If you've never heard of it, Animal Crossing is a video game series that began when its self-titled debut was released for the Nintendo Gamecube in 2001. In every mainline entry, players control a human "villager" that befriends cute anthropomorphic townspeople. In addition to customizing and upgrading their in-game home, players partake in a variety of activities such as fishing, catching bugs, and buying new outfits for their villager - a formula that has largely gone unchanged throughout the years.



A villager's kitchen and living room in the game.



As one of the only kids in my childhood friend group who owned this never-before-seen life simulator when it was first released, I’ve come to know its trademark quirkiness well. To this day, some of my male friends ask what the point of the game is. Where is the blood and gore? How do you beat it?


Though the game can't be beaten per se, success is measured by the friendships you form with your co-habitants, paying off your home’s mortgage, and receiving rewards from the “Happy Home Academy.” Refreshingly simple gameplay has helped millions of players cope with COVID-related anxieties these past few months.


But how does the fifth sequel of this weird, formerly obscure interior design game from my childhood tie into public relations?


For starters, the latest entry is the most popular yet. With 26 million copies sold, New Horizons is one of this year’s bestselling games.


Customization is deeper than ever before. Players can customize anything from the color of the lamp shade in the corner of their virtual bedroom to the type of fencing they want surrounding their neighbors’ houses. Hundreds of new items and decorative themes allow for a greater range of self-expression which is exactly what organizations need to communicate their message effectively.


Thirdly, New Horizons’ Wi-Fi compatibility lets players visit and explore each other’s villages online with the “Dream Code” feature. Uploading a village and sharing the 16-digit code allows members of Nintendo's paid online subscription to visit your village.
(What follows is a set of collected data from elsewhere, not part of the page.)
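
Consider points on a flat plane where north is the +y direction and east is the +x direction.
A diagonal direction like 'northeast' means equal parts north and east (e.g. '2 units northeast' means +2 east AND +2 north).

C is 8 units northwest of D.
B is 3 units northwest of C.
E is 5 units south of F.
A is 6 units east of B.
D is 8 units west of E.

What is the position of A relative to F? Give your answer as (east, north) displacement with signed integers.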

Thankfully, using a Dream Code prevents visitors from pocketing items that aren’t theirs or messing with the owner’s hard work.


Nintendo has released no shortage of Fall content for northern hemisphere players. This month, mushrooms and mushroom-related DIY recipes were added. In October, players dressed up their villagers and decorated for Halloween. With four months to go before its one-year anniversary, New Horizons still has room for more seasonal content to be added. Organizations, take notice.